Since it launched near the end of last year, gamers have been comparing the Epic Games Store to Steam. Notwithstanding the conversations that centered on how each storefront would pay developers, the average gamer was more concerned about features that many felt should have existed on the platform at launch.
Due to its long, long life, Valve’s Steam platform boasts a plethora of features that most gamers expect other stores to have at launch. While it’s true that Steam took a while to add things like user reviews, wishlists, tag supports, and a shopping cart, the logic goes that since it exists on Steam, other companies should know these are things people want.
Although they are going a different direction than Steam, it didn’t take long for Epic to announce plans for user reviews. Where Steam users can openly review any game uploaded to the platform, Epic plans on letting developers opt in to reviews, meaning devs that don’t want their game to be reviewed don’t have to enable the feature.
Of course, reviews aren’t the only things users have asked for. The good news is that Epic has plans for a lot of new features. The less good news is that some of them may take a while.

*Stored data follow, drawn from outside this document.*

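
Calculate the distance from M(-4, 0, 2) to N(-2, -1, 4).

d = √[(x₂-x₁)² + (y₂-y₁)² + (z₂-z₁)²]
  = √[2² + (-1)² + 2²]
  = √[4 + 1 + 4]
  = √9
  ≈ 3

3


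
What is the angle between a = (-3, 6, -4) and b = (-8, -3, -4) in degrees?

a·b = (-3)·(-8) + 6·(-3) + (-4)·(-4) = 24 - 18 + 16 = 22
|a| = √((-3)² + 6² + (-4)²) = √61 ≈ 7.81
|b| = √((-8)² + (-3)² + (-4)²) = √89 ≈ 9.434
cos θ = (a·b)/(|a||b|) = 22/(7.81·9.434) ≈ 0.2986
θ = arccos(0.2986) ≈ 72.63°

72.63°


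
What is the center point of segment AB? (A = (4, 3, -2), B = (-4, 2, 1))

M = ((x₁+x₂)/2, (y₁+y₂)/2, (z₁+z₂)/2)
  = ((4 - 4)/2, (3 + 2)/2, (-2 + 1)/2)
  = (0/2, 5/2, -1/2)
  = (0, 2.5, -0.5)

(0, 2.5, -0.5)


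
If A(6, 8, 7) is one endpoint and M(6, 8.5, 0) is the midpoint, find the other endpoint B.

B = 2M - A
  = (2·6 - 6, 2·8.5 - 8, 2·0 - 7)
  = (12 - 6, 17 - 8, 0 - 7)
  = (6, 9, -7)

(6, 9, -7)


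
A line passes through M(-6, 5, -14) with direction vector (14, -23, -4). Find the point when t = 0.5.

P(t) = M + t·d
  = (-6 + 14·0.5, 5 + (-23)·0.5, -14 + (-4)·0.5)
  = (-6 + 7, 5 - 11.5, -14 - 2)
  = (1, -6.5, -16)

(1, -6.5, -16)


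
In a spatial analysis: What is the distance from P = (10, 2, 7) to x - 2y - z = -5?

distance = |a·x₀ + b·y₀ + c·z₀ - d| / √(a² + b² + c²)
  = |1·10 + (-2)·2 + (-1)·7 - (-5)| / √(1² + (-2)² + (-1)²)
  = |10 - 4 - 7 + 5| / √(1 + 4 + 1)
  = |4| / √6
  = 4 / 2.449
  ≈ 1.633

1.633


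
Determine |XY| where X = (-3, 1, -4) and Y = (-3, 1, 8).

d = √[(x₂-x₁)² + (y₂-y₁)² + (z₂-z₁)²]
  = √[0² + 0² + 12²]
  = √[0 + 0 + 144]
  = √144
  ≈ 12

12


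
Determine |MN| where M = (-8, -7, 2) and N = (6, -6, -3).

d = √[(x₂-x₁)² + (y₂-y₁)² + (z₂-z₁)²]
  = √[14² + 1² + (-5)²]
  = √[196 + 1 + 25]
  = √222
  ≈ 14.9

14.9


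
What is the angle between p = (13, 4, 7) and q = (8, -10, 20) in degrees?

p·q = 13·8 + 4·(-10) + 7·20 = 104 - 40 + 140 = 204
|p| = √(13² + 4² + 7²) = √234 ≈ 15.3
|q| = √(8² + (-10)² + 20²) = √564 ≈ 23.75
cos θ = (p·q)/(|p||q|) = 204/(15.3·23.75) ≈ 0.5615
θ = arccos(0.5615) ≈ 55.84°

55.84°


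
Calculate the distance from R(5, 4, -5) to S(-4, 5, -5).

d = √[(x₂-x₁)² + (y₂-y₁)² + (z₂-z₁)²]
  = √[(-9)² + 1² + 0²]
  = √[81 + 1 + 0]
  = √82
  ≈ 9.055

9.055


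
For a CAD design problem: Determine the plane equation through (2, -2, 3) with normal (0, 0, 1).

The plane through P with normal n = (a, b, c) satisfies n·(r - P) = 0,
i.e. ax + by + cz = a·x₀ + b·y₀ + c·z₀.
d = 0·2 + 0·(-2) + 1·3
  = 0 + 0 + 3
  = 3
Equation: z = 3

z = 3


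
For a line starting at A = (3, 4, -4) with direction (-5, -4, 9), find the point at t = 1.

P(t) = A + t·d
  = (3 + (-5)·1, 4 + (-4)·1, -4 + 9·1)
  = (3 - 5, 4 - 4, -4 + 9)
  = (-2, 0, 5)

(-2, 0, 5)


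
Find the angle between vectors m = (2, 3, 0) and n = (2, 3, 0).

m·n = 2·2 + 3·3 + 0·0 = 4 + 9 + 0 = 13
|m| = √(2² + 3² + 0²) = √13 ≈ 3.606
|n| = √(2² + 3² + 0²) = √13 ≈ 3.606
cos θ = (m·n)/(|m||n|) = 13/(3.606·3.606) ≈ 1
θ = arccos(1) ≈ 0°

0°


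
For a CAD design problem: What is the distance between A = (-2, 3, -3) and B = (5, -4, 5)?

d = √[(x₂-x₁)² + (y₂-y₁)² + (z₂-z₁)²]
  = √[7² + (-7)² + 8²]
  = √[49 + 49 + 64]
  = √162
  ≈ 12.73

12.73


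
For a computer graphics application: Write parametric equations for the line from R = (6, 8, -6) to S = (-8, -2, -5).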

The company shared their plans for the Epic Game store via a roadmap on a public Trello board. The board is divided into five main sections, «Recently Shipped Features», «Near Term (1-3 Months)», «Mid Term (4-6 Months)», «Long Term (> 6 Months)», and «Date TBD».
Near Term items include features like a store page redesign and the ability to search games by genre and tag. Cloud saves and store video hosting are also on the list.
Mid Term goals include adding mod support for games, the addition of wishlists, and adding new currencies.
Those hoping for a shopping cart are going to have a longer wait, as it’s one of the four features in the long term section.
Gifting is a good ways out, too, so far out, in fact, that it’s categorized with Korean game releases in the TBD section.
All in all, it looks like Epic has pretty solid plans for the service. Players should probably be wary of expecting everything exactly when it’s listed on the roadmap, though. We all know how this kind of stuff works out.